Michael Lou: Oliver, I may add just a few things. I think it’s a great question and really just a chance to celebrate the team. Over the last 18 months, you’ve seen, I think, us move and really be the basin leader of moving to 3-mile laterals. It’s, I think, really changed the trajectory of kind of our inventory in the basin and how we’re looking at it. So just a huge rate of change. I think it’s also providing opportunities for us to improve what — on some of the Enerplus acreage as that comes about. You’re seeing, I think, all facets of that move over the last 18 months. So whether it’s the drilling times, really getting much faster. Our completion practice is getting better and then all the cleanouts that Danny and Darren were talking about, it’s really taking our productivity up.

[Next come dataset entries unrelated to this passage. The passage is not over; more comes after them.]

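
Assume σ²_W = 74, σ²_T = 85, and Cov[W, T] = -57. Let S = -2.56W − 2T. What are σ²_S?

σ²_S = a²·σ²_W + b²·σ²_T + 2ab·Cov[W, T] with a = -2.56, b = -2.
= (-2.56)²·74 + (-2)²·85 + 2·(-2.56)·(-2)·(-57)
= 484.9664 + 340 + (-583.68) = 241.2864.

σ²_S = 241.2864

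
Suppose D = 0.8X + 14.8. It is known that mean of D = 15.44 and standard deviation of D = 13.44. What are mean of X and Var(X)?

From D = 0.8X + 14.8: mean of D = a·mean of X + b, so mean of X = (mean of D − b)/a = (15.44 − 14.8)/0.8 = 0.8.
Var(D) = 13.44² = 180.6336.
Var(D) = a²·Var(X), so Var(X) = 180.6336/0.8² = 282.24.

mean of X = 0.8, Var(X) = 282.24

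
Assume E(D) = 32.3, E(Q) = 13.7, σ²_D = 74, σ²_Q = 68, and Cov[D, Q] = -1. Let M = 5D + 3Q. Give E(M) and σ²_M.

E(M) = 202.6, σ²_M = 2432

E(M) = 5·E(D) + 3·E(Q) = 5·32.3 + 3·13.7 = 202.6.
σ²_M = a²·σ²_D + b²·σ²_Q + 2ab·Cov[D, Q] with a = 5, b = 3.
= 5²·74 + 3²·68 + 2·5·3·(-1)
= 1850 + 612 + (-30) = 2432.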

So super exciting, and we’re excited that the team also gets the chance to kind of show that again with these 4-mile laterals, I think that’s just a massive opportunity. We’ve been leaning into the 3-mile laterals I would say today, it seems almost more kind of the norm for us to do 3-mile laterals versus where we were 18 months ago, and we’re hopeful that the team can continue to show that progress on the 4-mile laterals and make that more of a standard going forward.

Unidentified Analyst: Perfect. That’s super helpful color. And maybe just quick follow-up. Just wanted to kind of ask on Slide 11, the downtime improvement slide, does a great job to show magnitude of potential that should be relatively low-hanging fruit to capture. I assume that a lot of this will get captured closer to that late 2025, early 2026 time frame to aligned with the LOE commentary on synergies. But just wanted to kind of confirm how this potential uplift might be contemplated in your $200 million-plus target? Is that already in there? Or is that potential upside?

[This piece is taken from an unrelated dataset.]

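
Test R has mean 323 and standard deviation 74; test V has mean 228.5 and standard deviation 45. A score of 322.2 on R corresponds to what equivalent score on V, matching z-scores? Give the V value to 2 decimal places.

V = 228.01

z = (322.2 − 323)/74 ≈ -0.0108.
V = 228.5 + z·45 = 228.5 + (322.2 − 323)·45/74 ≈ 228.01.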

Darrin Henke : Yes, it’s already contemplated in how we’re thinking about the synergies and the $200 million plus. And some — probably the 1 comment I would add to Danny’s earlier remarks is that he hit the nail on the head, many of those we’re going to see the improvements late 2025, perhaps even in the 2026 when it comes to downtime. However, 1 that we might see sooner is we — when a well goes down, cord historically gets on that well very quickly. And relative to what Enerplus was doing, we were getting on the wells in about half the time. So that’s something that we should be able to do right away. We’ve increased our workover rig count, and we’re getting all the workovers into the queue, and that is one synergy on the — relative to downtime that we should be able to capture quicker.

Unidentified Analyst: Okay. Perfect. Thanks for the time guys.

Darrin Henke : Thank you.

Operator: Thank you. And — there are no further questions at this time. I’d now like to turn the call back over to Danny Brown, CEO, for closing comments.

Danny Brown: Well, thank you, Matthew. So close out the Bakken is a world-class resource with strong economics and is a premier operator in the basin cores and a wide array of opportunities to drive efficiency and accelerate Chord’s rate of change as it relates economic returns and value creation. I want to thank all of our employees for their continued hard work and dedication. And with that, I appreciate everyone’s interest, and thanks for joining our call.

Operator: Ladies gentlemen, this concludes today’s conference. We thank you for participating and ask that you please disconnect your lines.